Unnamed: 0,Team,Year,Wins,Losses,OT Losses,Win %,GF,GA,+/-
0,Boston Bruins,1990,44,24,,0.55,299,264,35
1,Buffalo Sabres,1990,31,30,,0.388,292,278,14
2,Calgary Flames,1990,46,26,,0.575,344,263,81
3,Chicago Blackhawks,1990,49,23,,0.613,284,211,73
4,Detroit Red Wings,1990,34,38,,0.425,273,298,-25
5,Edmonton Oilers,1990,37,37,,0.463,272,272,0
6,Hartford Whalers,1990,31,38,,0.388,238,276,-38
7,Los Angeles Kings,1990,46,24,,0.575,340,254,86
8,Minnesota North Stars,1990,27,39,,0.338,256,266,-10
9,Montreal Canadiens,1990,39,30,,0.487,273,249,24


## Dataset Description
- **Website**: ScrapeThisSite.com – Hockey player stats sandbox.
- **Extracted**: Full leaderboard (team, year, wins/losses, goals, +/-, etc.) across 24 pages.
- **Rows**: ~600 players.
- **Challenges**: Pagination via URL parameter (`?page_num=`). Static HTML → simple requests + BS4.
- **Ethical**: Site designed for scraping practice. robots.txt allows all. Public data, educational use.

### part 2 – Hockey Stats Scraper (2 min)
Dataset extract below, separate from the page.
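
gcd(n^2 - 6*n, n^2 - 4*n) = n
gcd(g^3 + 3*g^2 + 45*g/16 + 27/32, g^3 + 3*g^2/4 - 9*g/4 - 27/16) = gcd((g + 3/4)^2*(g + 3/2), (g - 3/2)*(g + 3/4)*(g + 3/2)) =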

“For Part 2, I chose a different ethical site: https://www.scrapethissite.com/pages/forms/
This is a hockey team stats leaderboard — 24 pages, 600 rows.
Why this site?

100% static HTML (no JavaScript)
Designed for scraping practice
robots.txt allows everything
Real sports data — more interesting than quotes!

Challenge:
The site returns 200 OK even on empty pages, so my first loop went to page 70!
I fixed it by checking if len(rows) == 0 → stops exactly at page 24.
I saved everything to scrape_watsemba.csv with 9 columns: Team, Year, Wins, Losses, etc.
Ethical note: I added time.sleep(1) to be polite to the server.”